Ama bu 3 haftadır sanki hiç acı çekmemiş gibi farklı bir Yazgı vardı karşısında.
Gülüyordu.
İnanılmaz bir şekilde gülüyordu genç kız.
Arkadaşları ile geziyor, okuluna gidiyor, cafelerde barlar da eğleniyordu.

Arada yanına gidip konuşmaya çalışmıştı ama görmezden geliniyor ya da kovuluyordu. 2 hafta önce genç kızın 20. yaş doğum günü vardı.

O anda bile yanına gidememişti Onur. Arkadaşları ile büyük bir parti vermişti Yazgı.
Ve genç adam davet bile edilmemişti.
Davet edilmeyi bırak kapıdan bile girmemişti. O zaman hissettiği çaresizlik ve yanlızlığı unutamıyordu Onur.

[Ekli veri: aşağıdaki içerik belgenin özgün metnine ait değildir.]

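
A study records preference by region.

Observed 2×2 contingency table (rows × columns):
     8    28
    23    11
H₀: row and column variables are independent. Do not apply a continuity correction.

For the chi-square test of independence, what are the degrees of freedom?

df = (r−1)(c−1) = (2−1)·(2−1) = 1

degrees of freedom = 1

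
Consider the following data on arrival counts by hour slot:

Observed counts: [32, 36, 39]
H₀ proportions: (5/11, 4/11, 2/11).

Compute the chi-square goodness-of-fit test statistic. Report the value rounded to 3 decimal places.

n = 107; E_i = n·p_i = [48.64, 38.91, 19.45]
χ² = (32−48.64)²/48.64 + (36−38.91)²/38.91 + (39−19.45)²/19.45 = 25.5449
df = 2

test statistic = 25.545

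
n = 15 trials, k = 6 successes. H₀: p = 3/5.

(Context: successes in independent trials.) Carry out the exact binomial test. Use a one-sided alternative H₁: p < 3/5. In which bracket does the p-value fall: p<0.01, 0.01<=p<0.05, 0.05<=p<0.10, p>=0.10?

p-value bracket: 0.05<=p<0.10

Exact binomial: n=15, k=6, p₀=3/5=0.6000
P(X≤6) from Σ C(n,i)·p₀^i·(1−p₀)^(n−i)
p-value (one-sided, H₁ less) = 0.09505
→ bracket: 0.05<=p<0.10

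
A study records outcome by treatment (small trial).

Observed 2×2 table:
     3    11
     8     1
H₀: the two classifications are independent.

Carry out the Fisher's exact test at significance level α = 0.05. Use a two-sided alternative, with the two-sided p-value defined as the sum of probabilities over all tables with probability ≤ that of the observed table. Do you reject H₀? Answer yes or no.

Margins: r₁=14, r₂=9, c₁=11, c₂=12, n=23
p_obs = C(14,3)·C(9,8)/C(23,11); sum pmf over tables with pmf ≤ p_obs
p-value (two-sided) = 0.00276
At α=0.05: p < α → reject H₀

reject H₀: yes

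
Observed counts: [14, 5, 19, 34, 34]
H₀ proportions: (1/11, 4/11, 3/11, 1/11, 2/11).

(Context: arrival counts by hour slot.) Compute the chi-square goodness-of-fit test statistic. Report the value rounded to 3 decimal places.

test statistic = 107.419

n = 106; E_i = n·p_i = [9.64, 38.55, 28.91, 9.64, 19.27]
χ² = (14−9.64)²/9.64 + (5−38.55)²/38.55 + (19−28.91)²/28.91 + (34−9.64)²/9.64 + (34−19.27)²/19.27 = 107.4190
df = 4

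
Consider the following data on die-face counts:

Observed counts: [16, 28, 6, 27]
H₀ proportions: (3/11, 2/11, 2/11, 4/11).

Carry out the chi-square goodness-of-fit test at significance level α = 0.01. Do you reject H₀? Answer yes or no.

n = 77; E_i = n·p_i = [21.00, 14.00, 14.00, 28.00]
χ² = (16−21.00)²/21.00 + (28−14.00)²/14.00 + (6−14.00)²/14.00 + (27−28.00)²/28.00 = 19.7976
df = 3
p-value (upper-tail) = 0.00019
At α=0.01: p < α → reject H₀

reject H₀: yes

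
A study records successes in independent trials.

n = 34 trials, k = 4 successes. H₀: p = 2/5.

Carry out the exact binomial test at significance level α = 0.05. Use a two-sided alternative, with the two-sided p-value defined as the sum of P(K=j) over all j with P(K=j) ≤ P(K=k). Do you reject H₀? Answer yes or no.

Exact binomial: n=34, k=4, p₀=2/5=0.4000
P(X=j) = C(n,j)·p₀^j·(1−p₀)^(n−j); p = Σ P(X=j) over j with P(X=j) ≤ P(X=4)
p-value (two-sided) = 0.00062
At α=0.05: p < α → reject H₀

reject H₀: yes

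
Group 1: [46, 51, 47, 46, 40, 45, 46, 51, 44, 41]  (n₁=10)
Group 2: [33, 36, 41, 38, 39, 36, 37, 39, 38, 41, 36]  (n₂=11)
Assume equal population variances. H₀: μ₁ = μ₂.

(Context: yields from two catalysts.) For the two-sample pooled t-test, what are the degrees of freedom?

degrees of freedom = 19

df = n₁ + n₂ − 2 = 10 + 11 − 2 = 19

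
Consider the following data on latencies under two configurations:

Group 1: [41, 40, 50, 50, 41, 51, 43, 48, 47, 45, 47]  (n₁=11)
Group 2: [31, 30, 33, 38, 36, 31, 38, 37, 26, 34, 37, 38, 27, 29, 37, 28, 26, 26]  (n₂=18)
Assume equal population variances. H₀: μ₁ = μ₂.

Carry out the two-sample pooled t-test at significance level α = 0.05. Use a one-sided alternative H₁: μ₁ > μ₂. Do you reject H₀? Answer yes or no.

reject H₀: yes

x̄₁=45.727, s₁=3.977, n₁=11
x̄₂=32.333, s₂=4.640, n₂=18
s_p² = [10·3.977² + 17·4.640²]/27 = 19.4141
SE = √(s_p²·(1/11+1/18)) = 1.6863
t = (45.727−32.333)/1.6863 = 7.9430
df = 27
p-value (one-sided, H₁ greater) = 0.00000
At α=0.05: p < α → reject H₀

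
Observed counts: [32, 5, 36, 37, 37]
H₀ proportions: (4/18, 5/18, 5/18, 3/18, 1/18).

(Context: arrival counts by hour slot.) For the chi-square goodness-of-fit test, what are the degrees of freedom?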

İster istemez zoruna gidiyordu bu durum Onurun.

Kendisi her gece yataklarında genç kızın kaybolan kokusuna isyan ederken onun böyle gülüp eğlenmesi zoruna gidiyordu.

Hiç mi özlemiyordu kendisini...
Bu kadar mı nefret ediyordu Yazgı kendisinden?

Gitmek bir bana zor. Bütün herkese kolay bir bana zor.

İç çekti ve fotoğrafları masaya atarak eline ne zamandır içtiği içki kadehini aldı ve geriye yaslanarak yudumladı.

İçmek.
Son zamanlarda yaptığı en sık aktiviteydi.
Canı acıyordu.
1 aydır kokusuna muhtaç kaldığı kadından ayrı kalmak canını acıtıyordu...

Aşkın bu kadar acı getireceğini bilse belki hiç aşık olmamayı isterdi.

Kimi kandırıyordu ki. Yazgı vardı. Sevdiği kadın vardı. Aşk acı olsa da çok güzeldi. Acı getirse de tereddütsüz yine aşık olmayı isterdi.

Aşk gerçekten insanı aptalaştırıyordu.

Bir süre daha böyle kalırken kapı açıldı ve  içeri Yiğit girdi.

Adımlarını koltuklara atıp yorgunlukla kendini bıraktı ve gündüz gözü ile içki içen adama baktı. Onur da ona bakıp kaşlarını çatarak konuştu.

"Ne işin var lan senin burada? Yazgının yanında değil miydin?"
"Abi sakin ol. Kuaföre bıraktım. Manikür pedikür falan 2 saat çıkmazlar ben de sana uğrayayım dedim."